Il film di Virzì è, come ammesso da lui stesso, una sorta di esperimento personale: abbandonare l’abituale costruzione narrativa ampia e polifonica per soffermarsi sulla storia privata di due personaggi qualunque dei nostri tempi.

Per fare ciò il regista si appropria di alcune soluzioni stilistiche del cinema indipendente americano (la fotografia molto calda, gli attori alle prime armi, storie minimali e prive di grandi scossoni, il tratteggio della vita di periferia), producendo una pellicola che fa esalare una sana boccata d’aria al cinema italiano, pur non essendo del tutto riuscita.

Il punto di forza di Tutti i santi giorni, e ciò che più fa leva sullo spettatore, è proprio la descrizione dei protagonisti tratteggiata con molta delicatezza, levità e tenerezza.
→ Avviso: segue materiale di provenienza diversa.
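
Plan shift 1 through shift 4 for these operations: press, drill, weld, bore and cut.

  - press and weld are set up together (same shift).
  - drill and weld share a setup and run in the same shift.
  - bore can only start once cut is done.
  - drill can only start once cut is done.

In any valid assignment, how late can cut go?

Downstream work caps cut at shift 3.
cut at shift 3 is achievable: drill -> shift 4, bore -> shift 4, weld -> shift 4, press -> shift 4, cut -> shift 3.

shift 3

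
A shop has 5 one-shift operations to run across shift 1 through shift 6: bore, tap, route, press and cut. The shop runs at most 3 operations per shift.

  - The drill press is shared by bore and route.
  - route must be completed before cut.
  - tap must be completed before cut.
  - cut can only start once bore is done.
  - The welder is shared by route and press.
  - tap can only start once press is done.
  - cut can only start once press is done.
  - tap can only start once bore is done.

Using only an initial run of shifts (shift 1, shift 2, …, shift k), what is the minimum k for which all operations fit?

The precedence chain requires at least 3 distinct shifts.
With at most 3 per shift and 5 operations, at least 2 shifts are needed.
3 works (last occupied shift: shift 3): for example tap=shift 2; press=shift 1; bore=shift 1; route=shift 2; cut=shift 3.

3 shifts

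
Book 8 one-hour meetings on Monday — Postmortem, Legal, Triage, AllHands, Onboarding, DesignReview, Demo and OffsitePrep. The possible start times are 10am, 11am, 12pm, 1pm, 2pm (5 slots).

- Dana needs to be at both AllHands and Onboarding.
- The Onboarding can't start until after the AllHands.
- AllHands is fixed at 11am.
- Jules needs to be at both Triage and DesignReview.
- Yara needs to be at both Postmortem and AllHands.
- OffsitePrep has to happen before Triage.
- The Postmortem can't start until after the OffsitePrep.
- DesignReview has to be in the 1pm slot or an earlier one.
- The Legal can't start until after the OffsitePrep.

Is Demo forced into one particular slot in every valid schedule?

No

Demo can be 10am (e.g. OffsitePrep=10am; AllHands=11am; Triage=11am; Legal=11am; Demo=10am; Onboarding=12pm; Postmortem=12pm; DesignReview=10am) or 11am (e.g. Postmortem -> 12pm, Onboarding -> 12pm, AllHands -> 11am, Triage -> 11am, Legal -> 11am, Demo -> 11am, DesignReview -> 10am, OffsitePrep -> 10am).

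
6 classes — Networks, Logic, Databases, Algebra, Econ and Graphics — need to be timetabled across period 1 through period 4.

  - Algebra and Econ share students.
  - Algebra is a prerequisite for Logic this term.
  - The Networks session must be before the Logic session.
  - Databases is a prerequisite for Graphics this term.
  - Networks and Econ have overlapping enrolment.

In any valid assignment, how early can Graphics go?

Precedence pushes Graphics to at least period 2.
Graphics at period 2 is achievable: Algebra=period 1, Networks=period 1, Logic=period 2, Databases=period 1, Econ=period 2, Graphics=period 2.

period 2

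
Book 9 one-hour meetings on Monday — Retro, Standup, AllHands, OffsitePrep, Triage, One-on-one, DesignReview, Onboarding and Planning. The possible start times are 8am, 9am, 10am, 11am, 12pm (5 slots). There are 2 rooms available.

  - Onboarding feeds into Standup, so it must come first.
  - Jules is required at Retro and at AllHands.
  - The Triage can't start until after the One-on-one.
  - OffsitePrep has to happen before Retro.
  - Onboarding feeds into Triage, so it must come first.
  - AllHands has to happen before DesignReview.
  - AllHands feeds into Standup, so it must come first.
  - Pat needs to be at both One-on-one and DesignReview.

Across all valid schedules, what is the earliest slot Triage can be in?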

Al netto di alcuni comportamenti piuttosto stereotipici e prevedibili affibbiati ad Antonia, è la chimica e la grande intesa tra i due a conquistare la scena.

Merito anche dei due interpreti molto freschi , in particolar modo Marinelli (la scommessa su Thony è infatti riuscita solo in parte, ma non si può fargliene una colpa, vista l’inesperienza), che riescono a rendere vivi e credibili due personaggi che altrimenti sarebbero potuti sembrare delle macchiette.

Purtroppo non si può dire altrimenti di personaggi e situazioni di contorno, i quali sono troppo spesso usati per strappare facili risate, piuttosto che per definire meglio i protagonisti; pessima ad esempio la breve scene dedicata ai metodi alternativi di concepimento, ma anche certe banalità ridanciane riguardo a una certa scena musicale indipendente.

La scelta poi di concentrarsi su una piccola storia e sulla caratterizzazione della coppia lascia il fianco scoperto a una sceneggiatura non calibrata alla perfezione che in alcuni momenti gira a vuoto, con istanti di noia o ripetizioni superflue. Dettagli, forse, che però impediscono all’opera di Virzì di essere più di un film carino e divertente, nonostante ci fossero tutte le premesse per realizzare un piccolo cult.